Я встала, потянулась, зевнула. Пройдя мимо Клена, пнула его по сапогу. Он только зло глянул. Цапнула оставшееся со вчерашнего вечера воронье крылышко и побрела за холм. Кое-как спрятавшись за двумя камнями, я села на корточки, проклиная зиму и кучу одежды и безупречно голую местность. Хорошо, что холмы есть, я не представляю, как бы я пряталась в степи – летом ещё ладно, но зимой!

Ещё два дня, ещё два дня…

Я не хотела думать, что нам ещё и обратно надо будет идти.

Клен сложил наши вещи, когда я пришла обратно. Он дал мне глотнуть из фляжки. Если дело так дальше пойдёт, то к рому по утрам  точно привыкну – я стала понимать его вкус. А ведь это вредно… Да и какие-то желания странные возникают – огонь в камине, шкура медведя, бутылка вина да два бокала. И длинная, длинная зимняя ночь, и вино – терпкое, сладкое, но не приторное, – и шерсть, пропахшая перебродившим виноградом и чем-то ещё, и шёпот горящих поленьев, и взгляд странных насмешливых глаз, и горячие пальцы на холодных запястьях…

Третьего не дано, но третье есть. Как всегда. Как обычно. Как должно быть и как есть…

Ты мне веришь, Клен? Если идёшь – значит, веришь. Или не значит?! Демоны тебя бери!!! Бери! И ещё раз – бери!..

Я не знаю Клена, я абсолютно не знаю Клена.

Нет, конечно, я знаю, как он ложится спать, как он спит, что не храпит ночами и даже не сопит. Я знаю, что он всегда немножко зол по утрам. Я знаю, как он ест и как двигается его горло, когда пьёт. Я знаю, что он любит ром и вино и терпеть не может пива.
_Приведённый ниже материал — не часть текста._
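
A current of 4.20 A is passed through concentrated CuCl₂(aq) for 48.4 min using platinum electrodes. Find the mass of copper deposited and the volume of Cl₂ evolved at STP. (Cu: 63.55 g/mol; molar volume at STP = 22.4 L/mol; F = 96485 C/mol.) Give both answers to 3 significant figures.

Q = 4.20 × 2904 = 12200 C; n(e⁻) = 12200 / 96485 = 0.1264 mol
Cathode: Cu²⁺ + 2e⁻ → Cu → n(Cu) = 0.1264/2 = 0.06320 mol → 4.02 g
Anode: 2Cl⁻ → Cl₂ + 2e⁻ → n(Cl₂) = 0.1264/2 = 0.06320 mol → 1.42 L

4.02 g Cu; 1.42 L Cl₂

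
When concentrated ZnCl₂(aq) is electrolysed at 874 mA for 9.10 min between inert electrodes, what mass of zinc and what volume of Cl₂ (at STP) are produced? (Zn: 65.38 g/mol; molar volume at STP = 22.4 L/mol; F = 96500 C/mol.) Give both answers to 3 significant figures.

Q = 0.874 × 546 = 477.2 C; n(e⁻) = 477.2 / 96500 = 0.004945 mol
Cathode: Zn²⁺ + 2e⁻ → Zn → n(Zn) = 0.004945/2 = 0.002473 mol → 0.162 g
Anode: 2Cl⁻ → Cl₂ + 2e⁻ → n(Cl₂) = 0.004945/2 = 0.002473 mol → 0.0554 L

0.162 g Zn; 0.0554 L Cl₂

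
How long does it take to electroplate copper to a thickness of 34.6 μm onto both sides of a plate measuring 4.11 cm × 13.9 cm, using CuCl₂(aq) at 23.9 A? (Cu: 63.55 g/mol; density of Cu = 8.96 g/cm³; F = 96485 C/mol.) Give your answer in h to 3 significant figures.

Plated area = 2 × 4.11 × 13.9 = 114.3 cm²
Volume = 114.3 × 34.6×10⁻⁴ cm = 0.3955 cm³
m(Cu) = 0.3955 × 8.96 = 3.544 g
n(Cu) = 3.544 / 63.55 = 0.05577 mol; n(e⁻) = 2 × 0.05577 = 0.1115 mol
Q = 0.1115 × 96485 = 10760 C
t = 10760 / 23.9 = 450.2 s = 0.125 h

0.125 h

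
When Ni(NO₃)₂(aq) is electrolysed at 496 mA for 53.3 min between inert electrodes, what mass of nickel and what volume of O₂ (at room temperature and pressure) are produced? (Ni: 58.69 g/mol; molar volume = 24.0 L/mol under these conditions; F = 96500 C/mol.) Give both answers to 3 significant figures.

0.482 g Ni; 0.0986 L O₂

Q = 0.496 × 3198 = 1586 C; n(e⁻) = 1586 / 96500 = 0.01644 mol
Cathode: Ni²⁺ + 2e⁻ → Ni → n(Ni) = 0.01644/2 = 0.008220 mol → 0.482 g
Anode: 2H₂O → O₂ + 4H⁺ + 4e⁻ → n(O₂) = 0.01644/4 = 0.004110 mol → 0.0986 L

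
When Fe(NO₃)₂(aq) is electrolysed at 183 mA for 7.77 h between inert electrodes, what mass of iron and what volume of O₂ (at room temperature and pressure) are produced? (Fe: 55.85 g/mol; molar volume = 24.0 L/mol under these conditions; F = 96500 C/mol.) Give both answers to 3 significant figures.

1.48 g Fe; 0.318 L O₂

Q = 0.183 × 27972 = 5119 C; n(e⁻) = 5119 / 96500 = 0.05305 mol
Cathode: Fe²⁺ + 2e⁻ → Fe → n(Fe) = 0.05305/2 = 0.02653 mol → 1.48 g
Anode: 2H₂O → O₂ + 4H⁺ + 4e⁻ → n(O₂) = 0.05305/4 = 0.01326 mol → 0.318 L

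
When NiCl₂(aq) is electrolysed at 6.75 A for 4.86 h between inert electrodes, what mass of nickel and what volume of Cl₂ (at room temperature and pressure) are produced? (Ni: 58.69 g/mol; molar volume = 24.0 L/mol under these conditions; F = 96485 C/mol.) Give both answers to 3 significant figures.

35.9 g Ni; 14.7 L Cl₂

Q = 6.75 × 17496 = 1.181×10^5 C; n(e⁻) = 1.181×10^5 / 96485 = 1.224 mol
Cathode: Ni²⁺ + 2e⁻ → Ni → n(Ni) = 1.224/2 = 0.6120 mol → 35.9 g
Anode: 2Cl⁻ → Cl₂ + 2e⁻ → n(Cl₂) = 1.224/2 = 0.6120 mol → 14.7 L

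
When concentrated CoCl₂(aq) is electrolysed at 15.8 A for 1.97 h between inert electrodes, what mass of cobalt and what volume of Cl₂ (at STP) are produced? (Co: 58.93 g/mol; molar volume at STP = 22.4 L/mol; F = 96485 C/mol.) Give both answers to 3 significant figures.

Q = 15.8 × 7092 = 1.121×10^5 C; n(e⁻) = 1.121×10^5 / 96485 = 1.162 mol
Cathode: Co²⁺ + 2e⁻ → Co → n(Co) = 1.162/2 = 0.5810 mol → 34.2 g
Anode: 2Cl⁻ → Cl₂ + 2e⁻ → n(Cl₂) = 1.162/2 = 0.5810 mol → 13.0 L

34.2 g Co; 13.0 L Cl₂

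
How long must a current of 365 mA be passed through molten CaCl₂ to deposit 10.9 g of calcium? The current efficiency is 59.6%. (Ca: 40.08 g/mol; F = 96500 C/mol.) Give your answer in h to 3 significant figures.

n(Ca) = 10.9 / 40.08 = 0.2720 mol
Ca²⁺ + 2e⁻ → Ca, so n(e⁻) = 2 × 0.2720 = 0.5440 mol
Q = 0.5440 × 96500 / 0.596 = 88080 C
t = Q / I = 88080 / 0.365 = 2.413×10^5 s = 67.0 h

67.0 h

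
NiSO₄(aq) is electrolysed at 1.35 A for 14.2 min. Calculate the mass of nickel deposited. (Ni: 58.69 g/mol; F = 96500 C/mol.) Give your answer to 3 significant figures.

Q = It = 1.35 × 852 = 1150 C
n(e⁻) = 1150 / 96500 = 0.01192 mol
Ni²⁺ + 2e⁻ → Ni, so n(Ni) = 0.01192 / 2 = 0.005960 mol
m = 0.005960 × 58.69 = 0.350 g

0.350 g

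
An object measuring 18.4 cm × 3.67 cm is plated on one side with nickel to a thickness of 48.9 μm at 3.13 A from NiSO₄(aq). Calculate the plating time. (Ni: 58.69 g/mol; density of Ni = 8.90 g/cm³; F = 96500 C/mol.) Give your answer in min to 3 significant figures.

Plated area = 18.4 × 3.67 = 67.53 cm²
Volume = 67.53 × 48.9×10⁻⁴ cm = 0.3302 cm³
m(Ni) = 0.3302 × 8.90 = 2.939 g
n(Ni) = 2.939 / 58.69 = 0.05008 mol; n(e⁻) = 2 × 0.05008 = 0.1002 mol
Q = 0.1002 × 96500 = 9669 C
t = 9669 / 3.13 = 3089 s = 51.5 min

51.5 min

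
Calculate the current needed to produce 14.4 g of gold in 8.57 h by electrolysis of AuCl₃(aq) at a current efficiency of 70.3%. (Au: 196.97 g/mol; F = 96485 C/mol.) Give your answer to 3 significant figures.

n(Au) = 14.4 / 196.97 = 0.07311 mol
Au³⁺ + 3e⁻ → Au, so n(e⁻) = 3 × 0.07311 = 0.2193 mol
Q = 0.2193 × 96485 / 0.703 = 30100 C
I = Q / t = 30100 / 30852 s = 0.976 A

0.976 A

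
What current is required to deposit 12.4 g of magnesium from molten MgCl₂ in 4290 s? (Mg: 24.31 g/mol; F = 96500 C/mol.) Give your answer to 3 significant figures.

22.9 A

n(Mg) = 12.4 / 24.31 = 0.5101 mol
Mg²⁺ + 2e⁻ → Mg, so n(e⁻) = 2 × 0.5101 = 1.020 mol
Q = 1.020 × 96500 = 98430 C
I = Q / t = 98430 / 4290 s = 22.9 A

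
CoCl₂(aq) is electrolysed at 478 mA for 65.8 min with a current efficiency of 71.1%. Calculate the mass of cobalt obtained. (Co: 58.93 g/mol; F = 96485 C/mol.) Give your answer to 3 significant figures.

0.410 g

Q = 0.478 × 3948 = 1887 C
n(e⁻) = 1887 / 96485 = 0.01956 mol
Co²⁺ + 2e⁻ → Co, so theoretical m(Co) = 0.009780 × 58.93 = 0.5763 g
Actual mass = 71.1% × 0.5763 = 0.410 g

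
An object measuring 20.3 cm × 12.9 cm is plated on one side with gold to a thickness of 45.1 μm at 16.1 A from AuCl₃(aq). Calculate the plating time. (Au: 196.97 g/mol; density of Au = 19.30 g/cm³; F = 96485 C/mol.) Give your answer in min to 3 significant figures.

34.7 min

Plated area = 20.3 × 12.9 = 261.9 cm²
Volume = 261.9 × 45.1×10⁻⁴ cm = 1.181 cm³
m(Au) = 1.181 × 19.30 = 22.79 g
n(Au) = 22.79 / 196.97 = 0.1157 mol; n(e⁻) = 3 × 0.1157 = 0.3471 mol
Q = 0.3471 × 96485 = 33490 C
t = 33490 / 16.1 = 2080 s = 34.7 min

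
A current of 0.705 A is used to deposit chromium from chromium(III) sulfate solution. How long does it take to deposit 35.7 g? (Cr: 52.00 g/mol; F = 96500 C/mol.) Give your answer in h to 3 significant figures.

78.3 h

n(Cr) = 35.7 / 52.00 = 0.6865 mol
Cr³⁺ + 3e⁻ → Cr, so n(e⁻) = 3 × 0.6865 = 2.060 mol
Q = 2.060 × 96500 = 1.988×10^5 C
t = Q / I = 1.988×10^5 / 0.705 = 2.820×10^5 s = 78.3 h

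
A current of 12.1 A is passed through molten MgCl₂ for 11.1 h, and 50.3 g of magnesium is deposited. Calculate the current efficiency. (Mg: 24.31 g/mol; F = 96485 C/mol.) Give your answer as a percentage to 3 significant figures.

82.6%

Q = 12.1 × 39960 = 4.835×10^5 C
n(e⁻) = 4.835×10^5 / 96485 = 5.011 mol
Mg²⁺ + 2e⁻ → Mg, so theoretical n(Mg) = 2.506 mol → 60.92 g
Efficiency = 50.3 / 60.92 = 0.8257 = 82.6%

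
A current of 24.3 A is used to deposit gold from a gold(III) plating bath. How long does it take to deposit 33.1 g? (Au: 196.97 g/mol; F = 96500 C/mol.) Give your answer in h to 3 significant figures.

0.556 h

n(Au) = 33.1 / 196.97 = 0.1680 mol
Au³⁺ + 3e⁻ → Au, so n(e⁻) = 3 × 0.1680 = 0.5040 mol
Q = 0.5040 × 96500 = 48640 C
t = Q / I = 48640 / 24.3 = 2002 s = 0.556 h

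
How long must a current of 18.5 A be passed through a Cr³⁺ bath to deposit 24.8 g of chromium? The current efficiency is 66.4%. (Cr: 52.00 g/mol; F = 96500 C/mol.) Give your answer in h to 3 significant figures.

n(Cr) = 24.8 / 52.00 = 0.4769 mol
Cr³⁺ + 3e⁻ → Cr, so n(e⁻) = 3 × 0.4769 = 1.431 mol
Q = 1.431 × 96500 / 0.664 = 2.080×10^5 C
t = Q / I = 2.080×10^5 / 18.5 = 11240 s = 3.12 h

3.12 h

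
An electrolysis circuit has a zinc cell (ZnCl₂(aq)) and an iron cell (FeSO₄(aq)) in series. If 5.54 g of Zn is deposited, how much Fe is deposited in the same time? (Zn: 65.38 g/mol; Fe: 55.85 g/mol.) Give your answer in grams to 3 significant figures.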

Но я не знаю, какой он. О чём думает и что его тревожит. Нет, я, конечно, догадываюсь. Это не так сложно – догадаться. Но догадки и знание – разные вещи. Я могла бы открыть ворота. Я ведь на такие дела мастер, профессионал, я ведь могу сломать любой барьер. Нет, не сломать – пройти сквозь него. Но я не хочу нарочно – было бы у него желание. Когда ему понадобится, тогда всё пускай и будет.

Нет никакой опасности. Всё идёт так, как должно идти. Может, это они отводят глаза. Если отводят – значит, знают, что это я. Но он не приходил. Не знают, следовательно. Или не желает приходить. К демонам его и их за компанию!.. А может моя интуиция меня не подводит. Она меня ни разу не подводила, но всё случается в первый раз. Хотя, если я так буду думать, то точно подведёт – мой учитель говорил мне, что мы сами строим свою судьбу, сами загадываем события и сами же строим себе ямы да подлянки. Может, он прав, а может и не совсем.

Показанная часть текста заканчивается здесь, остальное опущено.